Project Description/Proposal

doc

Advances in molecular and cellular biology have led to the sequencing of genomes, the prediction of protein structure, gene expression microarrays, and gene regulatory networks. Each of these areas of study produce large amounts of data that must be processed. Due to the large amounts of data it is very difficult to analyze and abstract information from the collected data. Soft computing is gradually opening up possibilities of analyzing the data by providing low-cost, low-precision, solutions to search, classification, and prediction problems. Some examples of problems that soft computing has been applied to are genetic coding region identification, protein structure and function prediction and gene expression clustering.

For my final project I would like to develop a support vector machine (SVM) to address the problem of predicting protein function. With the ever growing amount of genomes sequenced it is becoming more important to be able to classify protein functions accurately and quickly. Currently, the only reliable way to find protein function is to experimentally determine the function which is very expensive and time consuming.

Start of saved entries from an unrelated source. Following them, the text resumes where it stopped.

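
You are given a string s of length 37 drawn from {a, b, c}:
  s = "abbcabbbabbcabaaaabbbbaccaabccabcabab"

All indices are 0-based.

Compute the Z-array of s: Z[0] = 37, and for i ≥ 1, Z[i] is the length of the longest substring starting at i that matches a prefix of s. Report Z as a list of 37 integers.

Z[0]=37
i=1: fresh scan; Z[1]=0
i=2: fresh scan; Z[2]=0
i=3: fresh scan; Z[3]=0
i=4: fresh scan; Z[4]=3 extend→box=[4,7)
i=5: min(r-i=2, Z[1]=0)=0; Z[5]=0
i=6: min(r-i=1, Z[2]=0)=0; Z[6]=0
i=7: fresh scan; Z[7]=0
i=8: fresh scan; Z[8]=6 extend→box=[8,14)
i=9: min(r-i=5, Z[1]=0)=0; Z[9]=0
i=10: min(r-i=4, Z[2]=0)=0; Z[10]=0
i=11: min(r-i=3, Z[3]=0)=0; Z[11]=0
i=12: min(r-i=2, Z[4]=3)=2; Z[12]=2
i=13: min(r-i=1, Z[5]=0)=0; Z[13]=0
i=14: fresh scan; Z[14]=1 extend→box=[14,15)
i=15: fresh scan; Z[15]=1 extend→box=[15,16)
i=16: fresh scan; Z[16]=1 extend→box=[16,17)
i=17: fresh scan; Z[17]=3 extend→box=[17,20)
i=18: min(r-i=2, Z[1]=0)=0; Z[18]=0
i=19: min(r-i=1, Z[2]=0)=0; Z[19]=0
i=20: fresh scan; Z[20]=0
i=21: fresh scan; Z[21]=0
i=22: fresh scan; Z[22]=1 extend→box=[22,23)
i=23: fresh scan; Z[23]=0
i=24: fresh scan; Z[24]=0
i=25: fresh scan; Z[25]=1 extend→box=[25,26)
i=26: fresh scan; Z[26]=2 extend→box=[26,28)
i=27: min(r-i=1, Z[1]=0)=0; Z[27]=0
i=28: fresh scan; Z[28]=0
i=29: fresh scan; Z[29]=0
i=30: fresh scan; Z[30]=2 extend→box=[30,32)
i=31: min(r-i=1, Z[1]=0)=0; Z[31]=0
i=32: fresh scan; Z[32]=0
i=33: fresh scan; Z[33]=2 extend→box=[33,35)
i=34: min(r-i=1, Z[1]=0)=0; Z[34]=0
i=35: fresh scan; Z[35]=2 extend→box=[35,37)
i=36: min(r-i=1, Z[1]=0)=0; Z[36]=0

[37, 0, 0, 0, 3, 0, 0, 0, 6, 0, 0, 0, 2, 0, 1, 1, 1, 3, 0, 0, 0, 0, 1, 0, 0, 1, 2, 0, 0, 0, 2, 0, 0, 2, 0, 2, 0]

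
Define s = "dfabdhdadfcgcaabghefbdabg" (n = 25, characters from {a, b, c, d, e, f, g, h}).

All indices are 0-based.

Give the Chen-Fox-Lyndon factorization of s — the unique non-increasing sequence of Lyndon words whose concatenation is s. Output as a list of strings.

emit factor 1: 'df' (i=0, period=2)
emit factor 2: 'abdhdadfcgc' (i=2, period=11)
emit factor 3: 'aabghefbdabg' (i=13, period=12)

["df", "abdhdadfcgc", "aabghefbdabg"]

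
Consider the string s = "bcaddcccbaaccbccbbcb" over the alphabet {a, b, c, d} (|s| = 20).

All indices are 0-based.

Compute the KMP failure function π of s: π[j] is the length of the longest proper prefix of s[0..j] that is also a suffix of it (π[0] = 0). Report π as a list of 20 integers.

[0, 0, 0, 0, 0, 0, 0, 0, 1, 0, 0, 0, 0, 1, 2, 0, 1, 1, 2, 1]

π[0] = 0
j=1 s[j]='c': π[1]=0 (border '')
j=2 s[j]='a': π[2]=0 (border '')
j=3 s[j]='d': π[3]=0 (border '')
j=4 s[j]='d': π[4]=0 (border '')
j=5 s[j]='c': π[5]=0 (border '')
j=6 s[j]='c': π[6]=0 (border '')
j=7 s[j]='c': π[7]=0 (border '')
j=8 s[j]='b': π[8]=1 (border 'b')
j=9 s[j]='a': k: 1→0; π[9]=0 (border '')
j=10 s[j]='a': π[10]=0 (border '')
j=11 s[j]='c': π[11]=0 (border '')
j=12 s[j]='c': π[12]=0 (border '')
j=13 s[j]='b': π[13]=1 (border 'b')
j=14 s[j]='c': π[14]=2 (border 'bc')
j=15 s[j]='c': k: 2→0; π[15]=0 (border '')
j=16 s[j]='b': π[16]=1 (border 'b')
j=17 s[j]='b': k: 1→0; π[17]=1 (border 'b')
j=18 s[j]='c': π[18]=2 (border 'bc')
j=19 s[j]='b': k: 2→0; π[19]=1 (border 'b')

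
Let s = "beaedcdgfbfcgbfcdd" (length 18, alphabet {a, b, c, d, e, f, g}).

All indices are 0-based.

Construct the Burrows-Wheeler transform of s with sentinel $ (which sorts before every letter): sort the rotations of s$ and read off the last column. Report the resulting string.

de$gffdfdeccbagbbcd

rank  rotation             last
    0  $beaedcdgfbfcgbfcdd  d
    1  aedcdgfbfcgbfcdd$be  e
    2  beaedcdgfbfcgbfcdd$  $
    3  bfcdd$beaedcdgfbfcg  g
    4  bfcgbfcdd$beaedcdgf  f
    5  cdd$beaedcdgfbfcgbf  f
    6  cdgfbfcgbfcdd$beaed  d
    7  cgbfcdd$beaedcdgfbf  f
    8  d$beaedcdgfbfcgbfcd  d
    9  dcdgfbfcgbfcdd$beae  e
   10  dd$beaedcdgfbfcgbfc  c
   11  dgfbfcgbfcdd$beaedc  c
   12  eaedcdgfbfcgbfcdd$b  b
   13  edcdgfbfcgbfcdd$bea  a
   14  fbfcgbfcdd$beaedcdg  g
   15  fcdd$beaedcdgfbfcgb  b
   16  fcgbfcdd$beaedcdgfb  b
   17  gbfcdd$beaedcdgfbfc  c
   18  gfbfcgbfcdd$beaedcd  d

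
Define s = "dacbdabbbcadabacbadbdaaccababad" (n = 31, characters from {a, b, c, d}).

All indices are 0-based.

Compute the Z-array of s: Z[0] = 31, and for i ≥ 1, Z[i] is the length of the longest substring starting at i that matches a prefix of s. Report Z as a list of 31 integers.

Z[0]=31
i=1: outside box; Z[1]=0
i=2: outside box; Z[2]=0
i=3: outside box; Z[3]=0
i=4: outside box; Z[4]=2 scan→box=[4,6)
i=5: min(r-i=1, Z[1]=0)=0; Z[5]=0
i=6: outside box; Z[6]=0
i=7: outside box; Z[7]=0
i=8: outside box; Z[8]=0
i=9: outside box; Z[9]=0
i=10: outside box; Z[10]=0
i=11: outside box; Z[11]=2 scan→box=[11,13)
i=12: min(r-i=1, Z[1]=0)=0; Z[12]=0
i=13: outside box; Z[13]=0
i=14: outside box; Z[14]=0
i=15: outside box; Z[15]=0
i=16: outside box; Z[16]=0
i=17: outside box; Z[17]=0
i=18: outside box; Z[18]=1 scan→box=[18,19)
i=19: outside box; Z[19]=0
i=20: outside box; Z[20]=2 scan→box=[20,22)
i=21: min(r-i=1, Z[1]=0)=0; Z[21]=0
i=22: outside box; Z[22]=0
i=23: outside box; Z[23]=0
i=24: outside box; Z[24]=0
i=25: outside box; Z[25]=0
i=26: outside box; Z[26]=0
i=27: outside box; Z[27]=0
i=28: outside box; Z[28]=0
i=29: outside box; Z[29]=0
i=30: outside box; Z[30]=1 scan→box=[30,31)

[31, 0, 0, 0, 2, 0, 0, 0, 0, 0, 0, 2, 0, 0, 0, 0, 0, 0, 1, 0, 2, 0, 0, 0, 0, 0, 0, 0, 0, 0, 1]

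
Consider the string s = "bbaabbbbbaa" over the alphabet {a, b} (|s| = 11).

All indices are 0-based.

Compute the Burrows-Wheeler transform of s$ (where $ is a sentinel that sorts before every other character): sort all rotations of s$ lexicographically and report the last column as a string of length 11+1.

aabbabbb$bba

rank  rotation      last
    0  $bbaabbbbbaa  a
    1  a$bbaabbbbba  a
    2  aa$bbaabbbbb  b
    3  aabbbbbaa$bb  b
    4  abbbbbaa$bba  a
    5  baa$bbaabbbb  b
    6  baabbbbbaa$b  b
    7  bbaa$bbaabbb  b
    8  bbaabbbbbaa$  $
    9  bbbaa$bbaabb  b
   10  bbbbaa$bbaab  b
   11  bbbbbaa$bbaa  a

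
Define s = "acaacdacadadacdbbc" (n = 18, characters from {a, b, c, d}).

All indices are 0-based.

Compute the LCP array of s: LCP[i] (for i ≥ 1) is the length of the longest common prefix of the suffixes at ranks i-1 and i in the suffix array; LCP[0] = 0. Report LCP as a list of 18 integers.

[0, 1, 3, 2, 3, 1, 3, 0, 1, 0, 1, 2, 1, 2, 0, 3, 2, 1]

sorted suffixes:
  #0 SA[0]=2  'aacdacadadacdbbc'
  #1 SA[1]=0  'acaacdacadadacdbbc'
  #2 SA[2]=6  'acadadacdbbc'
  #3 SA[3]=3  'acdacadadacdbbc'
  #4 SA[4]=12  'acdbbc'
  #5 SA[5]=10  'adacdbbc'
  #6 SA[6]=8  'adadacdbbc'
  #7 SA[7]=15  'bbc'
  #8 SA[8]=16  'bc'
  #9 SA[9]=17  'c'
  #10 SA[10]=1  'caacdacadadacdbbc'
  #11 SA[11]=7  'cadadacdbbc'
  #12 SA[12]=4  'cdacadadacdbbc'
  #13 SA[13]=13  'cdbbc'
  #14 SA[14]=5  'dacadadacdbbc'
  #15 SA[15]=11  'dacdbbc'
  #16 SA[16]=9  'dadacdbbc'
  #17 SA[17]=14  'dbbc'

SA = [2, 0, 6, 3, 12, 10, 8, 15, 16, 17, 1, 7, 4, 13, 5, 11, 9, 14]
rank  pair      lcp
   1  s[2:],s[0:]  1  'a'
   2  s[0:],s[6:]  3  'aca'
   3  s[6:],s[3:]  2  'ac'
   4  s[3:],s[12:]  3  'acd'
   5  s[12:],s[10:]  1  'a'
   6  s[10:],s[8:]  3  'ada'
   7  s[8:],s[15:]  0  ''
   8  s[15:],s[16:]  1  'b'
   9  s[16:],s[17:]  0  ''
  10  s[17:],s[1:]  1  'c'
  11  s[1:],s[7:]  2  'ca'
  12  s[7:],s[4:]  1  'c'
  13  s[4:],s[13:]  2  'cd'
  14  s[13:],s[5:]  0  ''
  15  s[5:],s[11:]  3  'dac'
  16  s[11:],s[9:]  2  'da'
  17  s[9:],s[14:]  1  'd'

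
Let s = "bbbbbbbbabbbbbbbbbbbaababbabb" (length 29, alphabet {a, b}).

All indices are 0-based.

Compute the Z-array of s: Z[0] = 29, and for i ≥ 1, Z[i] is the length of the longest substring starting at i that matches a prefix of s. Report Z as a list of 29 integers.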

Work on applying SVMs to this problem has already been attempted with promising results. Protein function can be predicted based on protein sequence, protein interactions, and various other characteristics. The function can be classified by using the convention developed by the Gene Ontology Consortium. The gene ontology (GO) classification system provides descriptions of protein function based on biological processes, cellular components and molecular functions. There are several GO annotated genomes that will provide training and test data for my project. Thus, the goal of my project is to develop a SVM that uses one or more variables for predicting protein function to classify proteins according to the developed GO system.


Mitra, S., Hayashi, Y. 2006. Bioinformatics with Soft Computing. IEEE Transactions on Systems, Man and Cybernetics-Part C: Applications and Reviews. 36(5): 616-635.

Vinayagam A, König R, Moormann J, Schubert F, Eils R, Glatting KH, Suhai S. Applying Support Vector Machines for Gene Ontology based gene function prediction. BMC Bioinformatics. 2004;5:116.

KDD Cup 2001 Guidelines. http://www.cs.wisc.edu/~dpage/kddcup2001/.

The Gene Ontology Consortium. Gene Ontology: tool for the unification of biology. Nat Genet. 2000;25:25–29.